Kabul Bank withdrawals continue despite reassurances
Afghans have continued to withdraw money from the country's largest bank, Kabul Bank, over fears it may collapse.
Government and bank officials have given repeated assurances that the bank will not fail.
The run on the bank began earlier this week after allegations of corruption and mismanagement among executives.
The government says it has transferred $100m (£65m) to the bank to cover salaries for soldiers, police and teachers who are paid through the bank.
Branches of the bank across the country were crowded on Saturday as people concerned about their savings queued to withdraw money.
"For the time being I want to withdraw my money and then I will wait to see what will happen next," said Mohammad Habib Angar in Kabul.
"If the bank is able to create confidence, for sure I will put my money back in Kabul Bank because I do not want to close my account."
Some officials have suggested the long lines at the bank's branches were attributable to customers withdrawing cash for Eid ul-Fitr, the upcoming Muslim holiday marking the end of Ramadan.

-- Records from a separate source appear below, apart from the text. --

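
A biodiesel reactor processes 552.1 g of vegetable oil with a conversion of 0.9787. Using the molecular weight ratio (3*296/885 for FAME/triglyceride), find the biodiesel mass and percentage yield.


m_FAME = oil * conv * (3 * 296 / 885) = oil * conv * (888/885)
= 552.1 * 0.9787 * 888 / 885
= 542.1719 g
Y = m_FAME / oil * 100 = conv * (888/885) * 100
= 0.9787 * 888 / 885 * 100
= 98.20%

542.1719 g FAME; Y = 98.20%


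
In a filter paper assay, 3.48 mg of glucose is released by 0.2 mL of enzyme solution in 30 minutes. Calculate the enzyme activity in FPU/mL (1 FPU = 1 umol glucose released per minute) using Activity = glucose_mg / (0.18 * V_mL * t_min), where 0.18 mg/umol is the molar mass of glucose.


Activity = glucose_mg / (0.18 mg/umol * V_mL * t_min)
= 3.48 / (0.18 * 0.2 * 30)
= 3.2222 FPU/mL

3.2222 FPU/mL


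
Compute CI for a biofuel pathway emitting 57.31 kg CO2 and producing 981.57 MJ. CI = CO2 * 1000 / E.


CI = CO2 * 1000 / E
= 57.31 * 1000 / 981.57
= 58.3861 g CO2/MJ

58.3861 g CO2/MJ


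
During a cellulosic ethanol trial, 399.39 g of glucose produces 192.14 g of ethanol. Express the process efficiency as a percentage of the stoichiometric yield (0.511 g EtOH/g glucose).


Fermentation efficiency = (actual / (0.511 * glucose)) * 100
= (192.14 / (0.511 * 399.39)) * 100
= 94.1455%

94.1455%


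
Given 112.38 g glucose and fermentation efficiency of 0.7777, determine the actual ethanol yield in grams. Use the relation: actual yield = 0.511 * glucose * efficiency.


Actual ethanol: m = 0.511 * 112.38 * 0.7777
m = 44.6603 g

44.6603 g


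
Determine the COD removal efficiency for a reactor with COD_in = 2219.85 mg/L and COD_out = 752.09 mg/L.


eta = (COD_in - COD_out) / COD_in * 100
= (2219.85 - 752.09) / 2219.85 * 100
= 66.1198%

66.1198%


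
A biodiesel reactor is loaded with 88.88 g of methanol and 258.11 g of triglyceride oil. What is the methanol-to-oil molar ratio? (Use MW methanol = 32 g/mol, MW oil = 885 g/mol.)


Molar ratio = n_MeOH / n_oil = (MeOH/32) / (oil/885) = (MeOH * 885) / (32 * oil)
= (88.88 * 885) / (32 * 258.11)
= 9.5234

9.5234


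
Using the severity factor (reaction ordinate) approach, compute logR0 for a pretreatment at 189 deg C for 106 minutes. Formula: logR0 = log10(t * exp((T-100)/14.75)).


logR0 = log10(t * exp((T - 100) / 14.75))
= log10(106 * exp((189 - 100) / 14.75))
= 4.6458

4.6458


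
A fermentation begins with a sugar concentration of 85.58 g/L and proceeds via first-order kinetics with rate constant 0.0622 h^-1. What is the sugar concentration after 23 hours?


S = S0 * exp(-k * t)
S = 85.58 * exp(-0.0622 * 23)
S = 20.4678 g/L

20.4678 g/L


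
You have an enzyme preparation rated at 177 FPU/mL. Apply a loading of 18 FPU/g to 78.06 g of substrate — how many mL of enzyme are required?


V = dosage * m_sub / activity
V = 18 * 78.06 / 177
V = 7.9383 mL

7.9383 mL


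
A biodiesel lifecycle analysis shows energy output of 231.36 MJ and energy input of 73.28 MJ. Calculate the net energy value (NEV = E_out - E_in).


NEV = E_out - E_in
= 231.36 - 73.28
= 158.0800 MJ

158.0800 MJ


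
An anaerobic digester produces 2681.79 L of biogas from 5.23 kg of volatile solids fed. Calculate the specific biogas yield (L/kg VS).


Y = V / VS
= 2681.79 / 5.23
= 512.7706 L/kg VS

512.7706 L/kg VS


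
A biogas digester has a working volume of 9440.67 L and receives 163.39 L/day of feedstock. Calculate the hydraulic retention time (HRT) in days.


HRT = V / Q
= 9440.67 / 163.39
= 57.7800 days

57.7800 days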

Finance Minister Hazrat Omar Zakhailwal sought to reassure customers, saying the bank had the government's full backing.
On Saturday he said money was being delivered to branches across the country to pay the salaries of the tens of thousands of government workers, including soldiers and police, who hold accounts with Kabul Bank.

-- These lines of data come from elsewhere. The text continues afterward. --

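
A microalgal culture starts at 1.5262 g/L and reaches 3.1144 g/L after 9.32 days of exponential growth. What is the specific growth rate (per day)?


mu = ln(X2/X1) / dt
= ln(3.1144/1.5262) / 9.32
= 0.0765 per day

0.0765 per day


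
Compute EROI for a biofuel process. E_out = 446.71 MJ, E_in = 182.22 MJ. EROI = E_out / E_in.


EROI = E_out / E_in
= 446.71 / 182.22
= 2.4515

2.4515


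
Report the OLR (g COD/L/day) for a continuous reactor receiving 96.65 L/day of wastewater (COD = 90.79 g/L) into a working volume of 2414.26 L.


OLR = Q * S / V
= 96.65 * 90.79 / 2414.26
= 3.6346 g/L/day

3.6346 g/L/day


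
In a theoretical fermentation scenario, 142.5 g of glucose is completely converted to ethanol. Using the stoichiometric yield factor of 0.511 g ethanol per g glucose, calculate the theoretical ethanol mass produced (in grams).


Theoretical ethanol yield: m_EtOH = 0.511 * m_glucose
m_EtOH = 0.511 * 142.5 = 72.8175 g

72.8175 g


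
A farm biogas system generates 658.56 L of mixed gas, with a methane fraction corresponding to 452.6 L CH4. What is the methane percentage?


CH4% = V_CH4 / V_total * 100
= 452.6 / 658.56 * 100
= 68.7257%

68.7257%


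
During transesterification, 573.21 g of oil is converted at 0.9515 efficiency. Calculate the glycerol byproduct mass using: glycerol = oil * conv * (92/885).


glycerol = oil * conv * (92/885)
= 573.21 * 0.9515 * 92 / 885
= 56.6979 g

56.6979 g


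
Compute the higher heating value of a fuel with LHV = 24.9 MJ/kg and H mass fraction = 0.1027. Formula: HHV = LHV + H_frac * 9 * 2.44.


HHV = LHV + H_frac * 9 * 2.44
= 24.9 + 0.1027 * 9 * 2.44
= 27.1553 MJ/kg

27.1553 MJ/kg


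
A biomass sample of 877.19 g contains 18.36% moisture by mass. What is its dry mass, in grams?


Wd = Ww * (1 - MC/100)
= 877.19 * (1 - 18.36/100)
= 716.1379 g

716.1379 g


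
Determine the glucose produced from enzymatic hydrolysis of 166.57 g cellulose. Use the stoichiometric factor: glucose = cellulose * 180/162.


glucose = cellulose * 180/162
= 166.57 * 180/162
= 185.0778 g

185.0778 g


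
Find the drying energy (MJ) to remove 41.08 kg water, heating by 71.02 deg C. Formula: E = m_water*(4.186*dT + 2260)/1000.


E = m_water * (4.186 * dT + 2260) / 1000
= 41.08 * (4.186 * 71.02 + 2260) / 1000
= 105.0535 MJ

105.0535 MJ


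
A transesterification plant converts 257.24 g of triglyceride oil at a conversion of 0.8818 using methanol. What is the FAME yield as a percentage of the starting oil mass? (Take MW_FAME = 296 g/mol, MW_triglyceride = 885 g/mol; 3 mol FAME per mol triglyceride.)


m_FAME = oil * conv * (3 * 296 / 885) = oil * conv * (888/885)
= 257.24 * 0.8818 * 888 / 885
= 227.6032 g
Y = m_FAME / oil * 100 = conv * (888/885) * 100
= 0.8818 * 888 / 885 * 100
= 88.48%

88.48%


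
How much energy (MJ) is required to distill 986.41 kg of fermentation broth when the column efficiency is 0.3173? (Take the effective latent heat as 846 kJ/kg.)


E = m * 846 / (eta * 1000)
= 986.41 * 846 / (0.3173 * 1000)
= 2630.0122 MJ

2630.0122 MJ


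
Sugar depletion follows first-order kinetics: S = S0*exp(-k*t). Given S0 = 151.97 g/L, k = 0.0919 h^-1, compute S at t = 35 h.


S = S0 * exp(-k * t)
S = 151.97 * exp(-0.0919 * 35)
S = 6.0933 g/L

6.0933 g/L


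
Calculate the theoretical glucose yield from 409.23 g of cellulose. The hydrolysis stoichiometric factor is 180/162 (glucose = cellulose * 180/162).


glucose = cellulose * 180/162
= 409.23 * 180/162
= 454.7000 g

454.7000 g


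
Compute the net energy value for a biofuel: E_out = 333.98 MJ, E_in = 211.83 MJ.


NEV = E_out - E_in
= 333.98 - 211.83
= 122.1500 MJ

122.1500 MJ


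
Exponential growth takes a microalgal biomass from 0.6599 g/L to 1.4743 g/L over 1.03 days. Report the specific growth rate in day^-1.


mu = ln(X2/X1) / dt
= ln(1.4743/0.6599) / 1.03
= 0.7804 per day

0.7804 per day


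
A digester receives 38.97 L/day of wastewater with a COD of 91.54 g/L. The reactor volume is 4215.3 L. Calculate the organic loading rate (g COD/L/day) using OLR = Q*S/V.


OLR = Q * S / V
= 38.97 * 91.54 / 4215.3
= 0.8463 g/L/day

0.8463 g/L/day


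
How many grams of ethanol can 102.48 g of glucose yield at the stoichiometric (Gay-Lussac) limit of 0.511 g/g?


Theoretical ethanol yield: m_EtOH = 0.511 * m_glucose
m_EtOH = 0.511 * 102.48 = 52.3673 g

52.3673 g


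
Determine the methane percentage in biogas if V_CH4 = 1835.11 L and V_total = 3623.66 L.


CH4% = V_CH4 / V_total * 100
= 1835.11 / 3623.66 * 100
= 50.6424%

50.6424%


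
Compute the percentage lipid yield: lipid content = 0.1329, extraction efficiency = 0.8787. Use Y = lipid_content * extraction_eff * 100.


Y = lipid_content * extraction_eff * 100
= 0.1329 * 0.8787 * 100
= 11.6779%

11.6779%


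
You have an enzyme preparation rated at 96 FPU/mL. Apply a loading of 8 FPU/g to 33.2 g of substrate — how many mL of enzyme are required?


V = dosage * m_sub / activity
V = 8 * 33.2 / 96
V = 2.7667 mL

2.7667 mL


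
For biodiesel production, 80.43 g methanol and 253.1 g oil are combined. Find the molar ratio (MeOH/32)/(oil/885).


Molar ratio = n_MeOH / n_oil = (MeOH/32) / (oil/885) = (MeOH * 885) / (32 * oil)
= (80.43 * 885) / (32 * 253.1)
= 8.7886

8.7886


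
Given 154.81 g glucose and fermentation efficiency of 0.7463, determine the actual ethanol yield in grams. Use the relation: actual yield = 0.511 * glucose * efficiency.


Actual ethanol: m = 0.511 * 154.81 * 0.7463
m = 59.0382 g

59.0382 g


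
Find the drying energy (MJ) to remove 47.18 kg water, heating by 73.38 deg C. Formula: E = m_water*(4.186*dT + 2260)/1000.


E = m_water * (4.186 * dT + 2260) / 1000
= 47.18 * (4.186 * 73.38 + 2260) / 1000
= 121.1190 MJ

121.1190 MJ


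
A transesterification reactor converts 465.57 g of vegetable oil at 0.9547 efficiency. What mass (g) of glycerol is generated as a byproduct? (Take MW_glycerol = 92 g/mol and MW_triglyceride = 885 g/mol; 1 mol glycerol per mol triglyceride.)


glycerol = oil * conv * (92/885)
= 465.57 * 0.9547 * 92 / 885
= 46.2058 g

46.2058 g


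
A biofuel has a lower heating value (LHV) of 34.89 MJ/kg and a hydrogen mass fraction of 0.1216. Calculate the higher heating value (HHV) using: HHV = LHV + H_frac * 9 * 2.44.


HHV = LHV + H_frac * 9 * 2.44
= 34.89 + 0.1216 * 9 * 2.44
= 37.5603 MJ/kg

37.5603 MJ/kg


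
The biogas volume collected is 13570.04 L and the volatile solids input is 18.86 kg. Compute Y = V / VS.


Y = V / VS
= 13570.04 / 18.86
= 719.5143 L/kg VS

719.5143 L/kg VS


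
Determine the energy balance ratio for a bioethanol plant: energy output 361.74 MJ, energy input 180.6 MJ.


EROI = E_out / E_in
= 361.74 / 180.6
= 2.0030

2.0030


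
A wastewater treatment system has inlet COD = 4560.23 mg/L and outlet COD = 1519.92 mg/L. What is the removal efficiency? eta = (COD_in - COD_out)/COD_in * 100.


eta = (COD_in - COD_out) / COD_in * 100
= (4560.23 - 1519.92) / 4560.23 * 100
= 66.6701%

66.6701%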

The scale of Saturday's withdrawals has not been announced and the the size of the bank's debts remains unclear.
The New York Times and the Wall Street Journal reported on Wednesday that Kabul Bank's losses could exceed $300m (£194m) - and that the figure is more than the bank's assets.
The newspapers reported that two senior executives - chairman Sherkhan Farnood and chief executive Khalilullah Ferozi - had been replaced and Mr Farnood ordered to surrender $160m worth of property purchased in Dubai.
The governor of the Central Bank, Abdul Qadir Fitrat, said that the two executives had voluntarily resigned because, under new reforms, only banking professionals can hold the top operating positions at banks.
The two each own 28% of the bank's shares, making them the largest shareholders.